Discussion in 'Hardware' started by tremaine, Feb 16, 2009.

  1. tremaine

    tremaine Private E-2

    I had a near catastrophe today, so I decided to sign up here and shoot the day on computer problems! All of a sudden, my documents became inaccessable, so I rebooted, and then I could at least see the documents directory, but I noticed a foreign file (one named "%'s videos" I think it was) as the first file listed in documents, and my data files themselves were still inaccessable.

    So knowing that it could be 50 or more hours of work to research the problem, that I might never find a solution, and that I might lose everything unless I acted fast, I decided to try system restore for the first time ever. System restore has a bad reputation among many technicians, especially the ones in India, and so I have been avoiding using it. But today it just saved me: my system was restored correctly.

    Anyhow, I think the problem may have come about due to a bizarre failure involving the Sonic DVD Plus program that came with my Pavillion a1600n computer.

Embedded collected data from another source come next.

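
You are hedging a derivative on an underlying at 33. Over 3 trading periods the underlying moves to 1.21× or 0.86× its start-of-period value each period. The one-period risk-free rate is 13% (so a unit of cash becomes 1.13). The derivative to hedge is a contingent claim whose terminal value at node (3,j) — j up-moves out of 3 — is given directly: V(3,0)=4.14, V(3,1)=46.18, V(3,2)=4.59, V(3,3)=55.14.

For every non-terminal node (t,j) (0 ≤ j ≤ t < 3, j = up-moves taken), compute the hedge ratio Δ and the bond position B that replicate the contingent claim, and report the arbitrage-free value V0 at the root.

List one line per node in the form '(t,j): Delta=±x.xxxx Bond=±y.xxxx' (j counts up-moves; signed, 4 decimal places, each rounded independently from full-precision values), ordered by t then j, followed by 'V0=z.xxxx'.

Under the risk-neutral measure, an up-move has probability p* = (R−d)/(u−d) = 0.7714 and values discount at R = 1.13.
Terminal payoffs: V(3,0)=4.1400, V(3,1)=46.1800, V(3,2)=4.5900, V(3,3)=55.1400
(2,0): S=24.4068. Δ = (V_up−V_dn)/(S_up−S_dn) = (46.1800−4.1400)/(29.5322−20.9898) = 4.9213. V = [p*·46.1800 + (1−p*)·4.1400]/1.13 = 32.3636. B = V − Δ·S = -87.7507.
(2,1): S=34.3398. Δ = (V_up−V_dn)/(S_up−S_dn) = (4.5900−46.1800)/(41.5512−29.5322) = -3.4604. V = [p*·4.5900 + (1−p*)·46.1800]/1.13 = 12.4746. B = V − Δ·S = 131.3032.
(2,2): S=48.3153. Δ = (V_up−V_dn)/(S_up−S_dn) = (55.1400−4.5900)/(58.4615−41.5512) = 2.9893. V = [p*·55.1400 + (1−p*)·4.5900]/1.13 = 38.5714. B = V − Δ·S = -105.8571.
(1,0): S=28.3800. Δ = (V_up−V_dn)/(S_up−S_dn) = (12.4746−32.3636)/(34.3398−24.4068) = -2.0023. V = [p*·12.4746 + (1−p*)·32.3636]/1.13 = 15.0625. B = V − Δ·S = 71.8882.
(1,1): S=39.9300. Δ = (V_up−V_dn)/(S_up−S_dn) = (38.5714−12.4746)/(48.3153−34.3398) = 1.8673. V = [p*·38.5714 + (1−p*)·12.4746]/1.13 = 28.8553. B = V − Δ·S = -45.7071.
(0,0): S=33.0000. Δ = (V_up−V_dn)/(S_up−S_dn) = (28.8553−15.0625)/(39.9300−28.3800) = 1.1942. V = [p*·28.8553 + (1−p*)·15.0625]/1.13 = 22.7457. B = V − Δ·S = -16.6621.
Each (Δ,B) replicates both successor values, so the strategy is self-financing and V0 is arbitrage-free.

(0,0): Delta=1.1942 Bond=-16.6621
(1,0): Delta=-2.0023 Bond=71.8882
(1,1): Delta=1.8673 Bond=-45.7071
(2,0): Delta=4.9213 Bond=-87.7507
(2,1): Delta=-3.4604 Bond=131.3032
(2,2): Delta=2.9893 Bond=-105.8571
V0=22.7457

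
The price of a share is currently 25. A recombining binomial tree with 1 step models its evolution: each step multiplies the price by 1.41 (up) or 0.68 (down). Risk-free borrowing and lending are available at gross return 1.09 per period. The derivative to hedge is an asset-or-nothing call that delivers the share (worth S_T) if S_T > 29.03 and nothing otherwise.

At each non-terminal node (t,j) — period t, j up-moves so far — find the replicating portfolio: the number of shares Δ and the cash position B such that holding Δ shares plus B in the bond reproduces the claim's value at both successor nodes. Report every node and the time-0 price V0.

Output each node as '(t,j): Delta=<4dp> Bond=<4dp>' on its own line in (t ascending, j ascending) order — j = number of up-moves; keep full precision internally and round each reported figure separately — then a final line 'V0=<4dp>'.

Under the risk-neutral measure, an up-move has probability p* = (R−d)/(u−d) = 0.5616 and values discount at R = 1.09.
Payoff layer (t=1): V(1,0)=0.0000, V(1,1)=35.2500
(0,0): S=25.0000. Δ = (V_up−V_dn)/(S_up−S_dn) = (35.2500−0.0000)/(35.2500−17.0000) = 1.9315. V = [p*·35.2500 + (1−p*)·0.0000]/1.09 = 18.1633. B = V − Δ·S = -30.1244.
The time-0 hedge costs 18.1633, which is the no-arbitrage price.

(0,0): Delta=1.9315 Bond=-30.1244
V0=18.1633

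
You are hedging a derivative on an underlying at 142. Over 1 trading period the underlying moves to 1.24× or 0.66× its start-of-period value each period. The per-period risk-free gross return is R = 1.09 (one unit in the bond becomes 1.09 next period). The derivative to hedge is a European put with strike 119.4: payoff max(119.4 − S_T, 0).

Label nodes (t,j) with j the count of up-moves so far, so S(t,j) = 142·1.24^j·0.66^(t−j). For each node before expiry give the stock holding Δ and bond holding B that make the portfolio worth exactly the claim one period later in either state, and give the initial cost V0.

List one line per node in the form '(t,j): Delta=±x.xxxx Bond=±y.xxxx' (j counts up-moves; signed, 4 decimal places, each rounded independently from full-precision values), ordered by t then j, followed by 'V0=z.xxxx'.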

For the last week, it would from time to time start installing itself. (All of a sudden, windows installer would kick in, out of the blue). But it was already installed completely as far as I know. The installation would hang, saying that something was missing I think, but when you cancelled it, it would try to start installing again immediately. If you repeatedly cancelled, you could finally shut it down, but then it would start back up again in a few minutes.

    I've seen many bizarre computer events, and this one definitely makes the top 10 bizarre list.

    For a week, I decided to see if it would just go away as many bizarre problems do, but then today all of a sudden all of my data documents were no longer accessable, and about the same time the installer thing happened again. In general, things were going to hell in a handbasket and so I decided to use system restore, even though technicians I have had phone conversations with have claimed that it will never correct much of anything. They were wrong, the problem was fixed.

    I have removed the badly malfunctioning Sonic DVD Plus program and hopefully the problem will not repeat.

    All of this ruined my day, so I decided to call the whole day a computer recovery day and to work on a possibly related problem that appeared about a year ago, and that I have been putting off for more than a year.

    My DVD Drive (TSST CD/DVDW TS-H652L) on my HP Pavillion a1600n (Windows XP Media Center OS) computer will not recognize fresh, empty, never used DVD+R discs. It will still recognize and play DVD+R discs that have data. It will still play Hollywood DVDs and CDs. If you pop in a never used DVD+R disc and look at properties, the drive shows up (incorrectly) as a CD disc, and it shows (incorrectly) no available space.

    I spent about 1.5 hours reading related topics here, and it seems that many people are having even worse problems than I have with this device. For example, HailDarkLord reports that HP has little or no effective support for this drive whatsoever, and that reinstallation of drivers will not do anything except probably make the situation worse. I would not want to attempt to reinstall drivers right now, since my drive can still play anything, and I don't want to lose that.

    I did in fact go to HP support and found a driver update, which I installed successfully, but that update has nothing to do with my problem anyway.

    This DVD drive has two lasers apparently, one for DVDs and one for CDs. Both of mine must still be working, since both DVDs and CDs will play.

    As described above, the Sonic DVD Plus essentially self destructed on my computer. I am at least 99% certain that no virus or malware is involved. The interesting thing is that Sonic was inferior to Windows itself for the basic task of backing up data, because it allows only "one shot at the apple," meaning that when you use Sonic with an empty data disc, you can only use the in one session. After one burn on to the disc, the remaining empty space on the disc can not be used for anything else! So the inferiority of Sonic and the self destruction of Sonic seem to me to be possibly related to the drive problem, but I have no where near enough computer experience to say for sure.

    QUESTIONS
    1. Is it possible that Sonic, considering that it is an inferior program with respect to data backup, and considering that it self-destructed as described, damaged my drive's ability to recognize discs and space available on discs?

    2. Does anyone have any proposals for trying to get my DVD drive to recognize empty DVD+R discs and the space available on them?

    3. Is it even remotely possible that the discs themselves are causing the problem (don't see how this could be possible).

    4. Am I wrong about malware: is malware much more likely here than I am thinking?

    Thanks to anyone who knows anything.